The disaster declaration has been extended for 30 days after it was first declared on March 12.
The county is also ordering all restaurants to reduce occupancy of the entire premise to 50 people or less at any one time in total. Tables shall be spaced a minimum of 10 feet apart.
All restaurants may continue to-go, takeout, delivery, and catering operations.
Movie theaters shall also limit occupancy to 25 persons or less per screen at any one time.
“It Is a modified version of just stay home. We have to operate our businesses, we do have to go from here to there. We have to shop and we have to get groceries,” Keough said.
The order goes into effect at 3 p.m. Tuesday.
Other guidelines include:
- Restaurants shall not allow any employee to report to work who is sick.
- Strict handwashing and sanitizing operations must be deployed.
The county said a lack of compliance could result in shut down and the order could be amended or extended at any time.
The orders remains in effect until April 1, or until the county rescinds or extends it by a future order.
For some local restaurants, like Crabby Daddy, the new rules will mean quite an adjustment. Owner Nick Chagouris said his restaurant fills with more than 100 people at times.
"It's interesting -- not enough time to process it at all. When I do the math, it doesn't make a lot of sense with my overhead and my staff," Chagouris said.
But just like other restaurants, he said he will comply. He hopes he can stay afloat.
Other restaurants in the area are already making adjustments to try and keep business coming. Most fast-food restaurants in the county have already closed their dine-in options and are only taking drive-through orders.
At Carmelita's Mexican Restaurant, Wayne Overbay said he plans to "offer more takeout and homemade tamales."
The symptoms of coronavirus can be similar to the flu or a bad cold. Symptoms include a fever, cough and shortness of breath, according to the Centers for Disease Control.

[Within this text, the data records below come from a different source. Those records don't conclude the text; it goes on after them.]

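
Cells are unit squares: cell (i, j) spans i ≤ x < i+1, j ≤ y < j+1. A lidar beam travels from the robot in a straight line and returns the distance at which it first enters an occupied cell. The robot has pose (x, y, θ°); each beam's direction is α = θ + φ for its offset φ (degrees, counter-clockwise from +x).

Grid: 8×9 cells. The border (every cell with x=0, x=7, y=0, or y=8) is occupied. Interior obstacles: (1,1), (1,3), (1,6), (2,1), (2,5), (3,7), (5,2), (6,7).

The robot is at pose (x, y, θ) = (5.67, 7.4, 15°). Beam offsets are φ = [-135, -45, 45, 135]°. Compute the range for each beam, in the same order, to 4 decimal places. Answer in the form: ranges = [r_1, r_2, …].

beam 1: φ=-135°, α=240°
  d=(-0.5000,-0.8660)  start (5,7)  tX=1.3400 tY=0.4619  stride 1/|dx|=2.0000 1/|dy|=1.1547
    cross y-line → (5,6), t=0.4619
    cross x-line → (4,6), t=1.3400
    cross y-line → (4,5), t=1.6166
    cross y-line → (4,4), t=2.7713
    cross x-line → (3,4), t=3.3400
    cross y-line → (3,3), t=3.9260
    cross y-line → (3,2), t=5.0807
    cross x-line → (2,2), t=5.3400
    cross y-line → (2,1), t=6.2354 (wall)
  → r_1 = 6.2354
beam 2: φ=-45°, α=330°
  d=(0.8660,-0.5000)  start (5,7)  tX=0.3811 tY=0.8000  stride 1/|dx|=1.1547 1/|dy|=2.0000
    cross x-line → (6,7), t=0.3811 (wall)
  → r_2 = 0.3811
beam 3: φ=45°, α=60°
  d=(0.5000,0.8660)  start (5,7)  tX=0.6600 tY=0.6928  stride 1/|dx|=2.0000 1/|dy|=1.1547
    cross x-line → (6,7), t=0.6600 (wall)
  → r_3 = 0.6600
beam 4: φ=135°, α=150°
  d=(-0.8660,0.5000)  start (5,7)  tX=0.7736 tY=1.2000  stride 1/|dx|=1.1547 1/|dy|=2.0000
    cross x-line → (4,7), t=0.7736
    cross y-line → (4,8), t=1.2000 (wall)
  → r_4 = 1.2000

ranges = [6.2354, 0.3811, 0.6600, 1.2000]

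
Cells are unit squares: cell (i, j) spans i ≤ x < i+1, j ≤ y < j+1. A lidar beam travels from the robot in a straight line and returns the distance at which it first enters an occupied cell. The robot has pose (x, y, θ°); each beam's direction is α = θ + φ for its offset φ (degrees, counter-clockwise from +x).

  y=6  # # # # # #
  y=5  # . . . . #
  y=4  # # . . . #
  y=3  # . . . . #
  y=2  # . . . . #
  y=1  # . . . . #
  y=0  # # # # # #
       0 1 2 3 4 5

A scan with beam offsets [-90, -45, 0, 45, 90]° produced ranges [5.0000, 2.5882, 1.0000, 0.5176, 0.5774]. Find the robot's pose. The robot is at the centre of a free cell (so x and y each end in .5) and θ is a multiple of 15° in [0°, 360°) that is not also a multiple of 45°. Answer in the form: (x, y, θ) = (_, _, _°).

Enumerate (i+0.5, j+0.5, θ) over the 19 free cells and 16 admissible headings. For each, cast all 5 beams and compare to the given ranges.
  (3.5, 3.5, 150°): beam 1 = 2.8868 ≠ 5.0000 ✗
  (4.5, 5.5, 60°): beam 1 = 0.5774 ≠ 5.0000 ✗
  (3.5, 5.5, 210°): beam 1 = 0.5774 ≠ 5.0000 ✗
  (2.5, 5.5, 120°): beam 1 = 1.0000 ≠ 5.0000 ✗
  (4.5, 1.5, 240°): beam 1 = 4.0415 ≠ 5.0000 ✗
  …
  (2.5, 5.5, 30°): r_1=5.0000, r_2=2.5882, r_3=1.0000, r_4=0.5176, r_5=0.5774 — all match ✓
Only this pose fits every beam.

(x, y, θ) = (2.5, 5.5, 30°)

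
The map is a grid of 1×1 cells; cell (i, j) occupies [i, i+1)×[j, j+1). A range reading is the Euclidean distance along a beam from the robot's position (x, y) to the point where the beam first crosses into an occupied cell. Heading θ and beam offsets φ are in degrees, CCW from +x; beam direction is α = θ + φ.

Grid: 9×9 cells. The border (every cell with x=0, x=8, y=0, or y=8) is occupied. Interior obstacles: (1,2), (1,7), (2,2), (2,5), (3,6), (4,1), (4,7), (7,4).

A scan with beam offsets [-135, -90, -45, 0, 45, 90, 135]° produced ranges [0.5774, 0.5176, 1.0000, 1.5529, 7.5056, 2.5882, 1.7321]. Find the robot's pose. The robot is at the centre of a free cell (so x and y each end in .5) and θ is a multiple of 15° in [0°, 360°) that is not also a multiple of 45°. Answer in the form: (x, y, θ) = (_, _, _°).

Candidates: 41 free-cell centres × 16 headings = 656 poses. Raycast each; keep the one whose scan matches to 4 dp.
  (3.5, 2.5, 240°): beam 1 = 2.5882 ≠ 0.5774 ✗
  (1.5, 4.5, 165°): beam 1 = 1.0000 ≠ 0.5774 ✗
  (6.5, 6.5, 105°): beam 1 = 1.7321 ≠ 0.5774 ✗
  (4.5, 6.5, 150°): beam 1 = 3.6235 ≠ 0.5774 ✗
  …
  (6.5, 7.5, 195°): r_1=0.5774, r_2=0.5176, r_3=1.0000, r_4=1.5529, r_5=7.5056, r_6=2.5882, r_7=1.7321 — all match ✓
Only this pose fits every beam.

(x, y, θ) = (6.5, 7.5, 195°)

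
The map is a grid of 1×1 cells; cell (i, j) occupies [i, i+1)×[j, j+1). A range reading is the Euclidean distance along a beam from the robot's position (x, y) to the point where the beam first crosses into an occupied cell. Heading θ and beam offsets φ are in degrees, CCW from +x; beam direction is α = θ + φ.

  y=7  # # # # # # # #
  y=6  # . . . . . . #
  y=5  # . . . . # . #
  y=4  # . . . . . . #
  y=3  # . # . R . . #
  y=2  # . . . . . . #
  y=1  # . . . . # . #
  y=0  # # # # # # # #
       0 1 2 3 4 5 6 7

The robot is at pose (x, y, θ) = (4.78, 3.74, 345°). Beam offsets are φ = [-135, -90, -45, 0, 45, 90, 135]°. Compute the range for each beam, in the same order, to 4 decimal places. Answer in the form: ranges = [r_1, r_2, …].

ranges = [4.3648, 2.8367, 2.0092, 2.2983, 2.5634, 1.3044, 3.7643]

beam 1: φ=-135°, α=210°
  d=(-0.8660,-0.5000)  start (4,3)  tX=0.9007 tY=1.4800  stride 1/|dx|=1.1547 1/|dy|=2.0000
    cross x-line → (3,3), t=0.9007
    cross y-line → (3,2), t=1.4800
    cross x-line → (2,2), t=2.0554
    cross x-line → (1,2), t=3.2101
    cross y-line → (1,1), t=3.4800
    cross x-line → (0,1), t=4.3648 (wall)
  → r_1 = 4.3648
beam 2: φ=-90°, α=255°
  d=(-0.2588,-0.9659)  start (4,3)  tX=3.0137 tY=0.7661  stride 1/|dx|=3.8637 1/|dy|=1.0353
    cross y-line → (4,2), t=0.7661
    cross y-line → (4,1), t=1.8014
    cross y-line → (4,0), t=2.8367 (wall)
  → r_2 = 2.8367
beam 3: φ=-45°, α=300°
  d=(0.5000,-0.8660)  start (4,3)  tX=0.4400 tY=0.8545  stride 1/|dx|=2.0000 1/|dy|=1.1547
    cross x-line → (5,3), t=0.4400
    cross y-line → (5,2), t=0.8545
    cross y-line → (5,1), t=2.0092 (wall)
  → r_3 = 2.0092
beam 4: φ=0°, α=345°
  d=(0.9659,-0.2588)  start (4,3)  tX=0.2278 tY=2.8591  stride 1/|dx|=1.0353 1/|dy|=3.8637
    cross x-line → (5,3), t=0.2278
    cross x-line → (6,3), t=1.2630
    cross x-line → (7,3), t=2.2983 (wall)
  → r_4 = 2.2983
beam 5: φ=45°, α=30°
  d=(0.8660,0.5000)  start (4,3)  tX=0.2540 tY=0.5200  stride 1/|dx|=1.1547 1/|dy|=2.0000
    cross x-line → (5,3), t=0.2540
    cross y-line → (5,4), t=0.5200
    cross x-line → (6,4), t=1.4087
    cross y-line → (6,5), t=2.5200
    cross x-line → (7,5), t=2.5634 (wall)
  → r_5 = 2.5634
beam 6: φ=90°, α=75°
  d=(0.2588,0.9659)  start (4,3)  tX=0.8500 tY=0.2692  stride 1/|dx|=3.8637 1/|dy|=1.0353
    cross y-line → (4,4), t=0.2692
    cross x-line → (5,4), t=0.8500
    cross y-line → (5,5), t=1.3044 (wall)
  → r_6 = 1.3044
beam 7: φ=135°, α=120°
  d=(-0.5000,0.8660)  start (4,3)  tX=1.5600 tY=0.3002  stride 1/|dx|=2.0000 1/|dy|=1.1547
    cross y-line → (4,4), t=0.3002
    cross y-line → (4,5), t=1.4549
    cross x-line → (3,5), t=1.5600
    cross y-line → (3,6), t=2.6096
    cross x-line → (2,6), t=3.5600
    cross y-line → (2,7), t=3.7643 (wall)
  → r_7 = 3.7643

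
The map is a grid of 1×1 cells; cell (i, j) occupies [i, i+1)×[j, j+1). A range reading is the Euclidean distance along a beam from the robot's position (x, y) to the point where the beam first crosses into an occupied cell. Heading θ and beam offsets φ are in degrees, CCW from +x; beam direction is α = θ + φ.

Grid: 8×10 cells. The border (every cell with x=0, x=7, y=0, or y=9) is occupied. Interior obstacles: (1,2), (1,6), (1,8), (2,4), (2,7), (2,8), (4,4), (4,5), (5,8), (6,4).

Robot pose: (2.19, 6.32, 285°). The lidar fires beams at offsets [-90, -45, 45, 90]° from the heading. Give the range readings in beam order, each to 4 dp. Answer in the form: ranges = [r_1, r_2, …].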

Most healthy people will have mild symptoms. A study of more than 72,000 patients by the Centers for Disease Control in China showed 80 percent of the cases there were mild.
But infections can cause pneumonia, severe acute respiratory syndrome, kidney failure and even death, according to the World Health Organization. Older people with underlying health conditions are most at risk.
The CDC believes symptoms may appear anywhere from two to 14 days after being exposed.
Human coronaviruses are usually spread through...
- The air by coughing or sneezing
- Close personal contact, such as touching or shaking hands
- Touching an object or surface with the virus on it, then touching your mouth, nose or eyes before washing your hands.
Help stop the spread of coronavirus
- Stay home when you are sick.
- Eat and sleep separately from your family members
- Use different utensils and dishes
- Cover your cough or sneeze with your arm, not your hand.
- If you use a tissue, throw it in the trash.
Lower your risk
- Wash your hands often with soap and water for at least 20 seconds. If soap and water are not available, use an alcohol-based hand sanitizer.
- Avoid touching your eyes, nose, and mouth with unwashed hands.
- Avoid close contact with people who are sick.
- Clean and disinfect frequently touched objects and surfaces.
- If you are 60 or over and have an underlying health condition such as cardiovascular disease, diabetes or respiratory illnesses like asthma or COPD, the World Health Organization advises you to try to avoid crowds or places where you might interact with people who are sick.